Oil prices plummet to 11-yr low as US lifts export ban
Brent crude prices have fallen close to $36 per barrel, their lowest level since 2004. This comes on worries of global oversupply as Washington lifts the ban on oil exports and US oil reserves reach an 85-year high.
As of 3:00 p.m. GMT Monday, Brent blend was trading at $36.04 a barrel, while US benchmark West Texas Intermediate was at $34.00.
On Thursday, the Energy Information Administration (EIA) said that the current US oil inventories stand at 490.7 million barrels, while refineries operated at 92 percent of their capacity in the week ending December 11.

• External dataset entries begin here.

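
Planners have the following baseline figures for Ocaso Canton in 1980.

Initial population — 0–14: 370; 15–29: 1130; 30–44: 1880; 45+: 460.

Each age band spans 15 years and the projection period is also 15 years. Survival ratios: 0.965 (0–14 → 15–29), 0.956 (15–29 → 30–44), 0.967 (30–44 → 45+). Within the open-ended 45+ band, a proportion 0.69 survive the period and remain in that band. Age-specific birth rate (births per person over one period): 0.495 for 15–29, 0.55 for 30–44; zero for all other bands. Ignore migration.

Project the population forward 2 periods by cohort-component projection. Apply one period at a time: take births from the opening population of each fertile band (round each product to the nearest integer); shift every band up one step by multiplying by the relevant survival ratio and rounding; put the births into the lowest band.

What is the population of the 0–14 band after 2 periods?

Call the bands 1 to 4, youngest first.
[period 1]
Births: 1130 * 0.495 = 559  |  1880 * 0.55 = 1034 → 1593
Band 2: 370 * 0.965 = 357
Band 3: 1130 * 0.956 = 1080
Band 4: 1880 * 0.967 + 460 * 0.69 = 1818 + 317 = 2135
End of period: [1593, 357, 1080, 2135]
[period 2]
Births: 357 * 0.495 = 177  |  1080 * 0.55 = 594 → 771
Band 2: 1593 * 0.965 = 1537
Band 3: 357 * 0.956 = 341
Band 4: 1080 * 0.967 + 2135 * 0.69 = 1044 + 1473 = 2517
End of period: [771, 1537, 341, 2517]

771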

Oil was dealt a double blow Friday, when US President Barack Obama signed a bill to lift the US export ban. The ban was established during the US oil shortages in the 1970s, as part of a bigger deal that included tax breaks for renewable-energy companies and refiners.
“I don’t doubt you’ll see some exports next year. We’re pretty excited about it, but we’ve also got to get the infrastructure in place,” ConocoPhillips CEO Ryan Lance told Bloomberg.
American oil exports are “not going to happen Monday, but within a week or two, you’re going to see contracts be developed and a system come into place,” Representative Joe Barton, a Texas Republican and the House’s chief advocate for ending the export ban, told Bloomberg.
Iraqi Oil Minister Adel Abdul Mahdi said that oil prices could rebound in 2016 on improved global economic growth, in an interview with Assabah newspaper published Monday.
"There is big hope that, in the first half or by the end of next year, oil prices would return to what they were," he told the Iraqi daily, not specifying a price level.
Oil prices have been under pressure over concerns of global oversupply. OPEC's output was the highest in over three years at 31.7 million barrels per day in November. Russia’s oil output has continued hovering at post-Soviet record levels in November at 10.779 million barrels per day.
Many oil exporting countries will now have to amend their 2016 budgets. In its federal budget adopted for 2016, Russia was relying on $50 per barrel and 63.3 rubles per dollar. Russian President Vladimir Putin said the budget needs to be adjusted.